The obvious conclusion is that OPEC is
not a cartel, as some people still insist on calling them. Instead, it is an
international organization of sovereign states, with a legitimate, permanent
and essential mission for both its Member Countries and mankind generally.

 

International
Energy Agency (IEA):

The
International Energy Agency (IEA) is one of the larger organizations involved
in the oil and gas industry. The IEA is the energy forum for 26 industrialized
countries.
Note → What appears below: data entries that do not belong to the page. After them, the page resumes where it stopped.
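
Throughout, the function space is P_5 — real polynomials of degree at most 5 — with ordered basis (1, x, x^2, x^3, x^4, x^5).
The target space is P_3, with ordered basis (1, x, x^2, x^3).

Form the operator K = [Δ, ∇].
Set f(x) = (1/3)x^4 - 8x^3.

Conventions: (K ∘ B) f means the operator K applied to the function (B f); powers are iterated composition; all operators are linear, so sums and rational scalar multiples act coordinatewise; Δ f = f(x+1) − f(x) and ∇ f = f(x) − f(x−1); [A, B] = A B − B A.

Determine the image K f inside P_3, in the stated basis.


∇ f = (4/3)x^3 - 26x^2 + (76/3)x - 25/3
Δ ∇ f = 4x^2 - 48x + 2/3
Δ f = (4/3)x^3 - 22x^2 - (68/3)x - 23/3
∇ Δ f = 4x^2 - 48x + 2/3
[Δ, ∇] f = 0

g(x) = 0


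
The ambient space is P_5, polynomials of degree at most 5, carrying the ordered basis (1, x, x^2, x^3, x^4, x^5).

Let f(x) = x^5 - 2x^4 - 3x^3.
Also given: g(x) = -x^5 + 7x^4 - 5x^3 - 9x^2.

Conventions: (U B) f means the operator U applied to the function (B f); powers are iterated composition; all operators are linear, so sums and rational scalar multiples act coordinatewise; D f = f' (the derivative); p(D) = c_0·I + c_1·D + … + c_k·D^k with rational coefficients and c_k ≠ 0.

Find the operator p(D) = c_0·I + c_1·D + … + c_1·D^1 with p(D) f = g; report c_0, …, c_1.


D^0 f = x^5 - 2x^4 - 3x^3
D^1 f = 5x^4 - 8x^3 - 9x^2
matching coefficients of g against c_0 f + c_1 Df + … from the top degree down determines the c_i
solution: c_0 = -1, c_1 = 1

c_0 = -1, c_1 = 1


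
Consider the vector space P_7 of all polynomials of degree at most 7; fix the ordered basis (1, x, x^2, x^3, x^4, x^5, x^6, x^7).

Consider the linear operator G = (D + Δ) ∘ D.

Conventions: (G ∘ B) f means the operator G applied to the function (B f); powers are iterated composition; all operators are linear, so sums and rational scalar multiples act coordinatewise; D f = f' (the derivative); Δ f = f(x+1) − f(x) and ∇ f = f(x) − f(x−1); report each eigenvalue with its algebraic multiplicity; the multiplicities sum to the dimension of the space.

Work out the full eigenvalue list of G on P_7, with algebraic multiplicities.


image of 1: 0
image of x: 0
image of x^2: 4
image of x^3: 12x + 3
image of x^4: 24x^2 + 12x + 4
image of x^5: 40x^3 + 30x^2 + 20x + 5
image of x^6: 60x^4 + 60x^3 + 60x^2 + 30x + 6
image of x^7: 84x^5 + 105x^4 + 140x^3 + 105x^2 + 42x + 7
the matrix is upper triangular; its diagonal is (0, 0, 0, 0, 0, 0, 0, 0)
for a triangular matrix the eigenvalues are the diagonal entries, with algebraic multiplicity their repetition count

λ = 0 (multiplicity 8)


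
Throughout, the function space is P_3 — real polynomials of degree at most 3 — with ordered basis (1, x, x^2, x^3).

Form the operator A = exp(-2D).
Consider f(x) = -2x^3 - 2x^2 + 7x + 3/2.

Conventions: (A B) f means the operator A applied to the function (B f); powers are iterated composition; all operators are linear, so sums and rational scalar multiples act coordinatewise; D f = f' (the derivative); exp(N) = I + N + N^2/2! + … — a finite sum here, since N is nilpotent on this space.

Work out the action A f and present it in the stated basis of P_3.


order-1 term: 12x^2 + 8x - 14
order-2 term: -24x - 8
order-3 term: 16
the series for exp(-2D) f terminates at order 3
exp(-2D) f = -2x^3 + 10x^2 - 9x - 9/2

g(x) = -2x^3 + 10x^2 - 9x - 9/2


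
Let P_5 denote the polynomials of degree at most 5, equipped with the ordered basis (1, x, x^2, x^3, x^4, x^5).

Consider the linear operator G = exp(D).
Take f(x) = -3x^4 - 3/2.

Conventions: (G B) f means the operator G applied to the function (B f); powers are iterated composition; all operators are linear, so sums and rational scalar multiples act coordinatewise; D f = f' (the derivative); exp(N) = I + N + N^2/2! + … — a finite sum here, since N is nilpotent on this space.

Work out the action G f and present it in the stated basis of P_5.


order-1 term: -12x^3
order-2 term: -18x^2
order-3 term: -12x
order-4 term: -3
the series for exp(D) f terminates at order 4
exp(D) f = -3x^4 - 12x^3 - 18x^2 - 12x - 9/2

the result is g(x) = -3x^4 - 12x^3 - 18x^2 - 12x - 9/2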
Formed by the Organization for Economic Cooperation and Development
(OECD) as an autonomous intergovernmental entity within the OECD in 1974 in
direct response to the oil crisis, its members include: Australia, Austria,
Belgium, Canada, the Czech Republic, Denmark, Finland, France, Germany, Greece,
Hungary Ireland, Italy, Japan, Republic of Korea, Luxembourg, The Netherlands
New Zealand, Norway, (participates under a special Agreement), Portugal, Spain,
Sweden, Switzerland, Turkey, United Kingdom, and the United States.

 

One
of the overall objectives of
the IEA, which reflects the original reason for the group’s
establishment, is to seek ways to reduce the members’ vulnerability to a supply
disruption.

 

Organization of
Arab Petroleum Exporting Countries (OAPEC):

The
Organization of Arab Petroleum Exporting Countries (OAPEC) was established in
1968 and is based in Kuwait. Membership is limited to petroleum producing Arab
countries. The three founding members were Kuwait, Libya, and Saudi Arabia. The
OAPEC is not a cartel in the same sense as OPEC. OAPEC is devoted to
developmental activities and increasing the cooperation among its members.